The City of Hillsboro and Barkman Honey have been working over the past year on a cost-sharing

agreement for the addition of baffles and aerators in the sewer lagoon. The baffles and aerators were added after a May 4, 2021 meeting where Alan Lutrell of EBH Engineering explained the lagoon’s sludge issue.

Lutrell had explained at the meeting that the sludge is currently 18 inches deep so in order to help with the solution, the plan was for the city to install 10 floating aerators and a series of baffles in the first cell of the lagoon so the aerators could pull the sludge layer and waste up from the bottom of the lagoon and disperse them like a low fountain to incorporate more air into the mix.

“That air allows the biological process in the lagoon to accelerate, breaking down the waste more efficiently and reducing the sludge over time. The baffle system is needed to channel the flow of waste through the aerators,” Lutrell said.

The belief was that the improvements would also solve the problem with the current arrangement where Barkman hauls its washout waste to the old wastewater plant and dumps in an old tank that is no longer serviceable. With the upgrades and the addition of a monitoring station on site for Barkman, the honey washout could be discharged directly into the sewer system. The plan was effective.

The two organizations came to an agreement that was presented at the city council meeting in Hillsboro on Tuesday, Oct. 4.

According to the agreement, Barkman Honey agreed to pay 40% of the cost of the project, a total of $125,028.00, in equal payments over three years.

“The portion of the project paid by Barkman Honey is in proportion to the historic average of wastewater loading that the company contributes to the wastewater system,” said Hillsboro City Administrator Matt Stiles.

Stiles explained that under the agreement, Barkman Honey will be able to double its output without being required to participate in any further capital improvements if such improvements are needed.
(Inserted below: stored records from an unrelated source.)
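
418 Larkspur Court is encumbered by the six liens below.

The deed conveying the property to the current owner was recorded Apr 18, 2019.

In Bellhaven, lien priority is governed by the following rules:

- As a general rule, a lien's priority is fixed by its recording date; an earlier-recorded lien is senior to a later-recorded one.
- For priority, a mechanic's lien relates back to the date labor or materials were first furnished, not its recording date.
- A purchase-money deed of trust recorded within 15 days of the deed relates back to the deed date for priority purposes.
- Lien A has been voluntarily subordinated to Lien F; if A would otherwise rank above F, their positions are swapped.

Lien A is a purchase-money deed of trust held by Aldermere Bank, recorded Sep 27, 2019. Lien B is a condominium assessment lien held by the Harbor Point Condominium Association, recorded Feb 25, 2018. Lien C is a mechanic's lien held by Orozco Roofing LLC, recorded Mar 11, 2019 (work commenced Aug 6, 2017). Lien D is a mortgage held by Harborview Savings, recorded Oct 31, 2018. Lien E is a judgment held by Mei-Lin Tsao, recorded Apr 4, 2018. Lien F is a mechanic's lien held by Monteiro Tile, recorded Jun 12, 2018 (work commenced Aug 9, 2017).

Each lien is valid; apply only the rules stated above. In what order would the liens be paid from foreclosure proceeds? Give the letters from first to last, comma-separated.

C, F, B, E, D, A

Adjusting effective dates: A was recorded 162 days after the deed — beyond 15 days — so no relation-back applies; C's effective date is Aug 6, 2017, when work began; F is treated as recorded Aug 9, 2017, the work-commencement date.
Sorted by effective date: C (Aug 6, 2017), F (Aug 9, 2017), B (Feb 25, 2018), E (Apr 4, 2018), D (Oct 31, 2018), A (Sep 27, 2019).
Since A is not senior to F, the subordination leaves the order unchanged.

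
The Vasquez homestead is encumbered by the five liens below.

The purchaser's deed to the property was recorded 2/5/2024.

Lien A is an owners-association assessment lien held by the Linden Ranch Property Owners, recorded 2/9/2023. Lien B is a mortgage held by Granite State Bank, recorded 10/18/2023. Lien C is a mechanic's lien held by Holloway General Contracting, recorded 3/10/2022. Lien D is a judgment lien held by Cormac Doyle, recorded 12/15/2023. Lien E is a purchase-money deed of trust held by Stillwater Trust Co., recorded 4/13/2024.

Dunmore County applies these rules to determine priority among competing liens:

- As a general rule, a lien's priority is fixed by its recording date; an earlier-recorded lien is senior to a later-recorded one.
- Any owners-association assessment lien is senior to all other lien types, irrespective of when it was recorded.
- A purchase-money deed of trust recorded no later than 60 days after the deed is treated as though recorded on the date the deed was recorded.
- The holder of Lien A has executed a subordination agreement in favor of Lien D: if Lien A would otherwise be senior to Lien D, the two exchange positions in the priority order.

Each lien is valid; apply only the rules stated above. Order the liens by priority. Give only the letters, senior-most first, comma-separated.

Adjusting effective dates: E missed the 60-day window (68 days after the deed), so its recording date stands.
A is an owners-association assessment lien, so it outranks all other liens regardless of date.
Among the remaining liens, by effective date: C (3/10/2022), B (10/18/2023), D (12/15/2023), E (4/13/2024).
A would otherwise be senior to D, so under the subordination agreement A and D exchange positions.

D, C, B, A, E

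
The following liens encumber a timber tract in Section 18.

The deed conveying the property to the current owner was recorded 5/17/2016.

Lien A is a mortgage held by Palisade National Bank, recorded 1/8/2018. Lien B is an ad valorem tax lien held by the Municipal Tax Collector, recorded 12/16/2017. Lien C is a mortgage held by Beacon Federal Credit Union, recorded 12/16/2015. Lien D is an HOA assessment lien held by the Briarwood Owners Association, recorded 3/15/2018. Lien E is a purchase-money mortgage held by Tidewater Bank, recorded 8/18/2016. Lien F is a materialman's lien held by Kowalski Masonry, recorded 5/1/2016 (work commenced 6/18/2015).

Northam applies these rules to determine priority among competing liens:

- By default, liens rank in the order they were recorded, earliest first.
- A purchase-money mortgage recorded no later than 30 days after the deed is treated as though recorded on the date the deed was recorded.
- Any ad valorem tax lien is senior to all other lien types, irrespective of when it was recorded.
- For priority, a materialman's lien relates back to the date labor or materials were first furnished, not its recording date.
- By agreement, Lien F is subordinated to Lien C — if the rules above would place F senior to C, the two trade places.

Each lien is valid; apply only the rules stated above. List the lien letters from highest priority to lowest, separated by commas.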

The agreement does not exempt Barkman Honey from any federal, state or city laws regarding their wastewater. The agreement is limited to capital costs.
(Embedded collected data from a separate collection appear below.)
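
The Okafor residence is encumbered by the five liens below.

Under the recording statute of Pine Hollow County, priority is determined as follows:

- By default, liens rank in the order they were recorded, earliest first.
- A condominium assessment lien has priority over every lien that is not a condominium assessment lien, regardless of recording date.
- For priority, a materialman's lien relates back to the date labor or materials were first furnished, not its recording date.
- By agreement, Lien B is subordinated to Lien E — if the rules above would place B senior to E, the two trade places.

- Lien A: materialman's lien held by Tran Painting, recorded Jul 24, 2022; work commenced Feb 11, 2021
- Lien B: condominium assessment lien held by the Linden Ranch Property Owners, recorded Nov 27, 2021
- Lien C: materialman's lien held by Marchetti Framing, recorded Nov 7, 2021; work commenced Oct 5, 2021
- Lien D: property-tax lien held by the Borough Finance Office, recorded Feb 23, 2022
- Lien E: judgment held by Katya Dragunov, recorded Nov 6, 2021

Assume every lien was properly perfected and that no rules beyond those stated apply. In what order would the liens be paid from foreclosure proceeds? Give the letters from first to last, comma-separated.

Adjusting effective dates: A's effective date is Feb 11, 2021, when work began; C's effective date is Oct 5, 2021, when work began.
B is a condominium assessment lien, so it outranks all other liens regardless of date.
Remaining liens by effective date: A (Feb 11, 2021), C (Oct 5, 2021), E (Nov 6, 2021), D (Feb 23, 2022).
B is senior to E before the subordination, so the two trade places.

E, A, C, B, D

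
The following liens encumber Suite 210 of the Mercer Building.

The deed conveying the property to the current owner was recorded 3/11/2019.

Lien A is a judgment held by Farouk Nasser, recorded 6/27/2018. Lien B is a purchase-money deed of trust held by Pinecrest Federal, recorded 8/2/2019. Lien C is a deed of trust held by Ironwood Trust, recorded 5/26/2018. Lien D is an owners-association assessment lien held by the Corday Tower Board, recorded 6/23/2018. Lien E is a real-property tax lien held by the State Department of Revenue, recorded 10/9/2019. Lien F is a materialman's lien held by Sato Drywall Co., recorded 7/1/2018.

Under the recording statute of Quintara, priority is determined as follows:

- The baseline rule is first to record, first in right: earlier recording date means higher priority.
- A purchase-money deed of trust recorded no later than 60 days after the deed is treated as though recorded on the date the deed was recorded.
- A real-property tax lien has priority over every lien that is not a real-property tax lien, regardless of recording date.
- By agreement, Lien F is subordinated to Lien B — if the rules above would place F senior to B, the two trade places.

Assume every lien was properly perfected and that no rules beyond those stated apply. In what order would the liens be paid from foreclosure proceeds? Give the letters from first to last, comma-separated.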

“The agreement also dedicates an easement to the city for the installation of a monitor station. At this

point staff and our engineers do not feel that is necessary for getting an accurate reading on the BH

wastewater. Other testing methods can be deployed without incurring the capital costs of a monitoring

station which would have been passed on to BH as part of the agreement,” said Stiles.

The total BH portion of the project will be spread over equal monthly payments totaling $41,676 annually. The project costs have been paid through the sewer fund so monthly payments will reimburse the fund for capital improvement costs.

The council approved the proposed agreement.